Japan and the United States, advocates of tough punitive measures against the North after its Oct. 9 nuclear test, both said that sanctions over the test should remain.
"With regard to the UN sanctions, those are international obligations," Washington's top North Korea envoy, Assistant Secretary of State Christopher Hill, told reporters before leaving Beijing on Wednesday. "The US is obligated, the DPRK is also obligated, everyone's obligated."
ENFORCE SANCTIONS
Though welcoming North Korea's decision, US President George W. Bush said he would send teams to Asia to ensure UN sanctions were enforced on the budding nuclear power.
China told foreign diplomats in Beijing on Wednesday that it would continue enforcing the UN sanctions on North Korea, and that it wanted the six-party talks to resume by the end of November, Japan's Kyodo news agency reported.
Chinese central bank regulator Liu Lianke said China was co-operating with other countries to stem illicit bank flows with North Korea.
"China will require all Chinese financial institutions to abide by international practices, especially those prescribed by the United Nations Security Council on anti-money-laundering," said Liu, who heads anti-money-laundering operations at the People's Bank of China.

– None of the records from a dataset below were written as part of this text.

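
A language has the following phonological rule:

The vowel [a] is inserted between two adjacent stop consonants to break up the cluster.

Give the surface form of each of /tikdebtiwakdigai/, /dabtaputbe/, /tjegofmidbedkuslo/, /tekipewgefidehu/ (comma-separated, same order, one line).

/tikdebtiwakdigai/: /k/ and /d/ form a stop–stop cluster, so [a] is inserted between them. /b/ and /t/ form a stop–stop cluster, so [a] is inserted between them. /k/ and /d/ form a stop–stop cluster, so [a] is inserted between them. → [tikadebatiwakadigai].
/dabtaputbe/: /b/ and /t/ form a stop–stop cluster, so [a] is inserted between them. /t/ and /b/ form a stop–stop cluster, so [a] is inserted between them. → [dabataputabe].
/tjegofmidbedkuslo/: /d/ and /b/ form a stop–stop cluster, so [a] is inserted between them. /d/ and /k/ form a stop–stop cluster, so [a] is inserted between them. → [tjegofmidabedakuslo].
/tekipewgefidehu/: the rule's environment is not met; surfaces unchanged as [tekipewgefidehu].

tikadebatiwakadigai, dabataputabe, tjegofmidabedakuslo, tekipewgefidehu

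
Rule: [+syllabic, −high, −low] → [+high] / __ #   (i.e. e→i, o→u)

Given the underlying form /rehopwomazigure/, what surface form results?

rehopwomaziguri

Scanning /rehopwomazigure/: /e/ at position 2 is not in the conditioning environment; /o/ at position 4 is not in the conditioning environment; /o/ at position 7 is not in the conditioning environment; /e/ is a mid vowel in word-final position, so it raises to [i].
Result: [rehopwomaziguri].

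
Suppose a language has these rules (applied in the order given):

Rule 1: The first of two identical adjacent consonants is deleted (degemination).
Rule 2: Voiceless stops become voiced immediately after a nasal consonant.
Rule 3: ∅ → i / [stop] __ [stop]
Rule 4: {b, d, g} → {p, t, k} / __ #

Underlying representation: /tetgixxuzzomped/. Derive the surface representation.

tetigixuzombet

Rule 1 (degemination): /xx/ is a geminate; the first /x/ deletes. /zz/ is a geminate; the first /z/ deletes. /tetgixxuzzomped/ → tetgixuzomped.
Rule 2 (post-nasal voicing): /p/ is a voiceless stop immediately after the nasal /m/, so it voices to [b]. /tetgixuzomped/ → tetgixuzombed.
Rule 3 (stop-cluster i-epenthesis): /t/ and /g/ form a stop–stop cluster, so [i] is inserted between them. /tetgixuzombed/ → tetigixuzombed.
Rule 4 (final devoicing): /d/ is a voiced stop in word-final position, so it devoices to [t]. /tetigixuzombed/ → tetigixuzombet.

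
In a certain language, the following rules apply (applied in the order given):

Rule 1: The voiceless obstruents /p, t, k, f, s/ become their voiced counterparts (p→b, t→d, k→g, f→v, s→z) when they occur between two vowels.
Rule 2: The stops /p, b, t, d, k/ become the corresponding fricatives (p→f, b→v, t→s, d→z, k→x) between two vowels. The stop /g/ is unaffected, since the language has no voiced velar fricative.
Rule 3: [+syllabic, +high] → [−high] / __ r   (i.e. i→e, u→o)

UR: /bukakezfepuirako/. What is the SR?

Rule 1 (intervocalic voicing): /k/ is a voiceless obstruent between vowels /u/ and /a/, so it voices to [g]. /k/ is a voiceless obstruent between vowels /a/ and /e/, so it voices to [g]. /p/ is a voiceless obstruent between vowels /e/ and /u/, so it voices to [b]. /k/ is a voiceless obstruent between vowels /a/ and /o/, so it voices to [g]. /bukakezfepuirako/ → bugagezfebuirago.
Rule 2 (intervocalic spirantization): /b/ is a stop between vowels /e/ and /u/, so it spirantizes to the fricative [v]. /bugagezfebuirago/ → bugagezfevuirago.
Rule 3 (pre-rhotic lowering): /i/ is a high vowel immediately before /r/, so it lowers to [e]. /bugagezfevuirago/ → bugagezfevuerago.

bugagezfevuerago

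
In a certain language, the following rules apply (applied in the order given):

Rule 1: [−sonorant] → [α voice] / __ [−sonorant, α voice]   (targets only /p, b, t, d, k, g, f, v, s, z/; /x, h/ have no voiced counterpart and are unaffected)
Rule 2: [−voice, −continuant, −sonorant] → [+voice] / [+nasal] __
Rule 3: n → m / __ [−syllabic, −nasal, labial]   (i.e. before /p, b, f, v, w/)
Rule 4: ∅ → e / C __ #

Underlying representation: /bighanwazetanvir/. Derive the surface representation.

Rule 1 (regressive voicing assimilation): /g/ precedes the voiceless obstruent /h/, so it devoices to [k] by assimilation. /bighanwazetanvir/ → bikhanwazetanvir.
Rule 2 (post-nasal voicing): no segment meets the environment; /bikhanwazetanvir/ is unchanged.
Rule 3 (nasal place assimilation): /n/ precedes the labial consonant /w/, so it assimilates in place to [m]. /n/ precedes the labial consonant /v/, so it assimilates in place to [m]. /bikhanwazetanvir/ → bikhamwazetamvir.
Rule 4 (final e-epenthesis): the form ends in the consonant /r/, so [e] is inserted word-finally. /bikhamwazetamvir/ → bikhamwazetamvire.

bikhamwazetamvire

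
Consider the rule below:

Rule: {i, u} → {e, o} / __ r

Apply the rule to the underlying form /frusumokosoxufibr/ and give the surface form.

frusumokosoxufibr

No segment of /frusumokosoxufibr/ meets the structural description of the rule, so the form surfaces unchanged.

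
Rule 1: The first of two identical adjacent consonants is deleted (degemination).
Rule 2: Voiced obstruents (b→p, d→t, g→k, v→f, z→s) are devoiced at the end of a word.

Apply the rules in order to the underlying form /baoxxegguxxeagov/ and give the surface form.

baoxeguxeagof

Rule 1 (degemination): /xx/ is a geminate; the first /x/ deletes. /gg/ is a geminate; the first /g/ deletes. /xx/ is a geminate; the first /x/ deletes. /baoxxegguxxeagov/ → baoxeguxeagov.
Rule 2 (final devoicing): /v/ is a voiced obstruent in word-final position, so it devoices to [f]. /baoxeguxeagov/ → baoxeguxeagof.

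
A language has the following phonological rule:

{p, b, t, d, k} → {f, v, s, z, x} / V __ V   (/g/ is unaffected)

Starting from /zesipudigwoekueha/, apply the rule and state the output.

zesifuzigwoexueha

/p/ is a stop between vowels /i/ and /u/, so it spirantizes to the fricative [f].
/d/ is a stop between vowels /u/ and /i/, so it spirantizes to the fricative [z].
/k/ is a stop between vowels /e/ and /u/, so it spirantizes to the fricative [x].
Surface form: [zesifuzigwoexueha].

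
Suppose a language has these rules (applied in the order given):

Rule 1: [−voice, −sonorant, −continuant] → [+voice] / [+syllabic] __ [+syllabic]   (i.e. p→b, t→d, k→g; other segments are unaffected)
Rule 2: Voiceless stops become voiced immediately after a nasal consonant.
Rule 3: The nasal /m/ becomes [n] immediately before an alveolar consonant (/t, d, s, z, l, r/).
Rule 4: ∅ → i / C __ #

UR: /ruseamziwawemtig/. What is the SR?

ruseanziwawendigi

Rule 1 (intervocalic voicing): no segment meets the environment; /ruseamziwawemtig/ is unchanged.
Rule 2 (post-nasal voicing): /t/ is a voiceless stop immediately after the nasal /m/, so it voices to [d]. /ruseamziwawemtig/ → ruseamziwawemdig.
Rule 3 (nasal place assimilation): /m/ precedes the alveolar consonant /z/, so it assimilates in place to [n]. /m/ precedes the alveolar consonant /d/, so it assimilates in place to [n]. /ruseamziwawemdig/ → ruseanziwawendig.
Rule 4 (final i-epenthesis): the form ends in the consonant /g/, so [i] is inserted word-finally. /ruseanziwawendig/ → ruseanziwawendigi.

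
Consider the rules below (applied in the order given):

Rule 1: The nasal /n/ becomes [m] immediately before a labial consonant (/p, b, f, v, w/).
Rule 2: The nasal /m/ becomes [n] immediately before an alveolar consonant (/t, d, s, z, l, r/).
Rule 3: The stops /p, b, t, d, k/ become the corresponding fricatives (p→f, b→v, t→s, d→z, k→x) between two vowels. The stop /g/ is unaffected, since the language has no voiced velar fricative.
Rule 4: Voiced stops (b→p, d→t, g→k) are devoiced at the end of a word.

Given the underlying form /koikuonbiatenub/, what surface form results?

koixuombiasenup

Rule 1 (nasal place assimilation): /n/ precedes the labial consonant /b/, so it assimilates in place to [m]. /koikuonbiatenub/ → koikuombiatenub.
Rule 2 (nasal place assimilation): no segment meets the environment; /koikuombiatenub/ is unchanged.
Rule 3 (intervocalic spirantization): /k/ is a stop between vowels /i/ and /u/, so it spirantizes to the fricative [x]. /t/ is a stop between vowels /a/ and /e/, so it spirantizes to the fricative [s]. /koikuombiatenub/ → koixuombiasenub.
Rule 4 (final devoicing): /b/ is a voiced stop in word-final position, so it devoices to [p]. /koixuombiasenub/ → koixuombiasenup.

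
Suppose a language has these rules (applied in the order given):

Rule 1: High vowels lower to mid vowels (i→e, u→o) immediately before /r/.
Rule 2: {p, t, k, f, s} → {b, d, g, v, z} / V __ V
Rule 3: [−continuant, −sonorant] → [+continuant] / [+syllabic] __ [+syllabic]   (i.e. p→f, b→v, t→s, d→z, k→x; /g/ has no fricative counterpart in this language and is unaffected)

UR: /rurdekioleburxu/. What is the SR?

rordegiolevorxu

Rule 1 (pre-rhotic lowering): /u/ is a high vowel immediately before /r/, so it lowers to [o]. /u/ is a high vowel immediately before /r/, so it lowers to [o]. /rurdekioleburxu/ → rordekioleborxu.
Rule 2 (intervocalic voicing): /k/ is a voiceless obstruent between vowels /e/ and /i/, so it voices to [g]. /rordekioleborxu/ → rordegioleborxu.
Rule 3 (intervocalic spirantization): /b/ is a stop between vowels /e/ and /o/, so it spirantizes to the fricative [v]. /rordegioleborxu/ → rordegiolevorxu.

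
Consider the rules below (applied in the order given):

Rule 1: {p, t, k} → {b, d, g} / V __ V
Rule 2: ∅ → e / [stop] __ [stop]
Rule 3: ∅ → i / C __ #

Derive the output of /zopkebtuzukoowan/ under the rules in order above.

Rule 1 (intervocalic voicing): /k/ is a voiceless stop between vowels /u/ and /o/, so it voices to [g]. /zopkebtuzukoowan/ → zopkebtuzugoowan.
Rule 2 (stop-cluster e-epenthesis): /p/ and /k/ form a stop–stop cluster, so [e] is inserted between them. /b/ and /t/ form a stop–stop cluster, so [e] is inserted between them. /zopkebtuzugoowan/ → zopekebetuzugoowan.
Rule 3 (final i-epenthesis): the form ends in the consonant /n/, so [i] is inserted word-finally. /zopekebetuzugoowan/ → zopekebetuzugoowani.

zopekebetuzugoowani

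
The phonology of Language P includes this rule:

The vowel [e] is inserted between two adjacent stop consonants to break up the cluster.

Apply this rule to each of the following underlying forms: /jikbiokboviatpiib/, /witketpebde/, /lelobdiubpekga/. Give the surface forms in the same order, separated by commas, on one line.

/jikbiokboviatpiib/: /k/ and /b/ form a stop–stop cluster, so [e] is inserted between them. /k/ and /b/ form a stop–stop cluster, so [e] is inserted between them. /t/ and /p/ form a stop–stop cluster, so [e] is inserted between them. → [jikebiokeboviatepiib].
/witketpebde/: /t/ and /k/ form a stop–stop cluster, so [e] is inserted between them. /t/ and /p/ form a stop–stop cluster, so [e] is inserted between them. /b/ and /d/ form a stop–stop cluster, so [e] is inserted between them. → [witeketepebede].
/lelobdiubpekga/: /b/ and /d/ form a stop–stop cluster, so [e] is inserted between them. /b/ and /p/ form a stop–stop cluster, so [e] is inserted between them. /k/ and /g/ form a stop–stop cluster, so [e] is inserted between them. → [lelobediubepekega].

jikebiokeboviatepiib, witeketepebede, lelobediubepekega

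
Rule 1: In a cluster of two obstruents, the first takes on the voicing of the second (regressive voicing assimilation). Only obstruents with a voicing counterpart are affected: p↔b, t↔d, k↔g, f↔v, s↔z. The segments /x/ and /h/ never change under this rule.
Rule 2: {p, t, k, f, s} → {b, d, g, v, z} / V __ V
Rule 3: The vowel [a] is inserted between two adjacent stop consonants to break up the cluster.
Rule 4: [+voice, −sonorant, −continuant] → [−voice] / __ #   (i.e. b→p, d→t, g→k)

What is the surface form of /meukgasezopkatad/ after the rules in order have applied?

Rule 1 (regressive voicing assimilation): /k/ precedes the voiced obstruent /g/, so it voices to [g] by assimilation. /meukgasezopkatad/ → meuggasezopkatad.
Rule 2 (intervocalic voicing): /s/ is a voiceless obstruent between vowels /a/ and /e/, so it voices to [z]. /t/ is a voiceless obstruent between vowels /a/ and /a/, so it voices to [d]. /meuggasezopkatad/ → meuggazezopkadad.
Rule 3 (stop-cluster a-epenthesis): /g/ and /g/ form a stop–stop cluster, so [a] is inserted between them. /p/ and /k/ form a stop–stop cluster, so [a] is inserted between them. /meuggazezopkadad/ → meugagazezopakadad.
Rule 4 (final devoicing): /d/ is a voiced stop in word-final position, so it devoices to [t]. /meugagazezopakadad/ → meugagazezopakadat.

meugagazezopakadat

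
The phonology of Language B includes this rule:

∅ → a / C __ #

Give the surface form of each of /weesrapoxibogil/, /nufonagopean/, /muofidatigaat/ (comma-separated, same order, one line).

weesrapoxibogila, nufonagopeana, muofidatigaata

/weesrapoxibogil/: the form ends in the consonant /l/, so [a] is inserted word-finally. → [weesrapoxibogila].
/nufonagopean/: the form ends in the consonant /n/, so [a] is inserted word-finally. → [nufonagopeana].
/muofidatigaat/: the form ends in the consonant /t/, so [a] is inserted word-finally. → [muofidatigaata].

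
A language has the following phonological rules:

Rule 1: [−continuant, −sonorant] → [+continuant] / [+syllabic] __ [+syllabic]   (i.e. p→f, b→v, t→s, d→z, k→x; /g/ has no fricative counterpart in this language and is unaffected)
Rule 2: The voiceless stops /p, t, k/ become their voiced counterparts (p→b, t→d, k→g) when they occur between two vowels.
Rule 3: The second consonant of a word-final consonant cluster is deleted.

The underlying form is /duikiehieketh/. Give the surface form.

Rule 1 (intervocalic spirantization): /k/ is a stop between vowels /i/ and /i/, so it spirantizes to the fricative [x]. /k/ is a stop between vowels /e/ and /e/, so it spirantizes to the fricative [x]. /duikiehieketh/ → duixiehiexeth.
Rule 2 (intervocalic voicing): no segment meets the environment; /duixiehiexeth/ is unchanged.
Rule 3 (final cluster simplification): /h/ is the second consonant of a word-final cluster /th/, so it deletes. /duixiehiexeth/ → duixiehiexet.

duixiehiexet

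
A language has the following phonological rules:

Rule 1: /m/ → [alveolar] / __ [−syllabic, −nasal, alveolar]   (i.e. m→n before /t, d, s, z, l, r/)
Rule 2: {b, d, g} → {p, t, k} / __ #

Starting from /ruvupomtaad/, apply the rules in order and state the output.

ruvupontaat

Rule 1 (nasal place assimilation): /m/ precedes the alveolar consonant /t/, so it assimilates in place to [n]. /ruvupomtaad/ → ruvupontaad.
Rule 2 (final devoicing): /d/ is a voiced stop in word-final position, so it devoices to [t]. /ruvupontaad/ → ruvupontaat.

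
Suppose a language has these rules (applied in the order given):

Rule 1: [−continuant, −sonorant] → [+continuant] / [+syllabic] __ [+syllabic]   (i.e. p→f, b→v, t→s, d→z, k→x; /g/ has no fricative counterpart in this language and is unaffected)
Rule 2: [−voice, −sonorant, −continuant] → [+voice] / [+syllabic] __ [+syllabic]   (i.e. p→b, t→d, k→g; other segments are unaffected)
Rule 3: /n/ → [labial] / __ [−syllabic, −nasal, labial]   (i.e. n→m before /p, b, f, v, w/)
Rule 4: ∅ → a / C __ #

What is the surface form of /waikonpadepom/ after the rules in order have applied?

Rule 1 (intervocalic spirantization): /k/ is a stop between vowels /i/ and /o/, so it spirantizes to the fricative [x]. /d/ is a stop between vowels /a/ and /e/, so it spirantizes to the fricative [z]. /p/ is a stop between vowels /e/ and /o/, so it spirantizes to the fricative [f]. /waikonpadepom/ → waixonpazefom.
Rule 2 (intervocalic voicing): no segment meets the environment; /waixonpazefom/ is unchanged.
Rule 3 (nasal place assimilation): /n/ precedes the labial consonant /p/, so it assimilates in place to [m]. /waixonpazefom/ → waixompazefom.
Rule 4 (final a-epenthesis): the form ends in the consonant /m/, so [a] is inserted word-finally. /waixompazefom/ → waixompazefoma.

waixompazefoma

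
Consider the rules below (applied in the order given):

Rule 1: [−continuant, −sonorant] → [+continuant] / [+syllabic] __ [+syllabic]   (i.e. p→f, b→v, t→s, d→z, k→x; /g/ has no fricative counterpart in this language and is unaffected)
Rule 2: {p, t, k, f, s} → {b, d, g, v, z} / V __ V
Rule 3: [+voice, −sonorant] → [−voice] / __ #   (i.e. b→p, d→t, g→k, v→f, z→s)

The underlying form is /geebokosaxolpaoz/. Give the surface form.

geevoxozaxolpaos

Rule 1 (intervocalic spirantization): /b/ is a stop between vowels /e/ and /o/, so it spirantizes to the fricative [v]. /k/ is a stop between vowels /o/ and /o/, so it spirantizes to the fricative [x]. /geebokosaxolpaoz/ → geevoxosaxolpaoz.
Rule 2 (intervocalic voicing): /s/ is a voiceless obstruent between vowels /o/ and /a/, so it voices to [z]. /geevoxosaxolpaoz/ → geevoxozaxolpaoz.
Rule 3 (final devoicing): /z/ is a voiced obstruent in word-final position, so it devoices to [s]. /geevoxozaxolpaoz/ → geevoxozaxolpaos.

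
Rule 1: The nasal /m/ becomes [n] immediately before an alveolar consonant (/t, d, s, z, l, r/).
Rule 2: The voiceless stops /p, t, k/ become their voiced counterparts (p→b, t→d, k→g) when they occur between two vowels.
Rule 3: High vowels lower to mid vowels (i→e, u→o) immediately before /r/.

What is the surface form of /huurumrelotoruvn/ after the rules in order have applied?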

Analysts said North Korea had agreed to return to the talks in part over fears of the impact of international sanctions, especially those threatened by China, the closest it has to an ally and a key prop of its impoverished economy.
But the analysts said fresh talks did not mean a change of heart in Pyongyang.
LOW EXPECTATIONS
"It really costs them nothing to come back to the table ... I think we have to have very low expectations given the fundamental distrust that exists," said Peter Beck, a Korean affairs expert with the International Crisis Group in Seoul.
Two months before the last round of talks broke off in November 2005, North Korea had agreed in principle to scrap its nuclear programme in return for aid, formal ties with Washington and Tokyo and pledges not to attack it.
After Tuesday's meeting in Beijing, Hill told a news conference he wanted "rapid progress" at the next talks, possibly in November or December.
He returned to the theme on Wednesday. "This next session has to be very carefully planned because we must achieve progress in this session," Hill told reporters in Beijing.
"It's obviously going to be very difficult."
Chaperoned by China, Tuesday's was the highest-level direct contact between US and North Korean officials for about a year. Washington had previously insisted it would only deal directly with Pyongyang within the six-party framework.
Hill said North Korea had made no promise to refrain from further tests during what he called "very business-like" talks.
South Korean President Roh Moo-hyun almost completely revamped his ministerial security team on Wednesday but analysts expected them to continue his policy of engaging the reclusive North Korean government.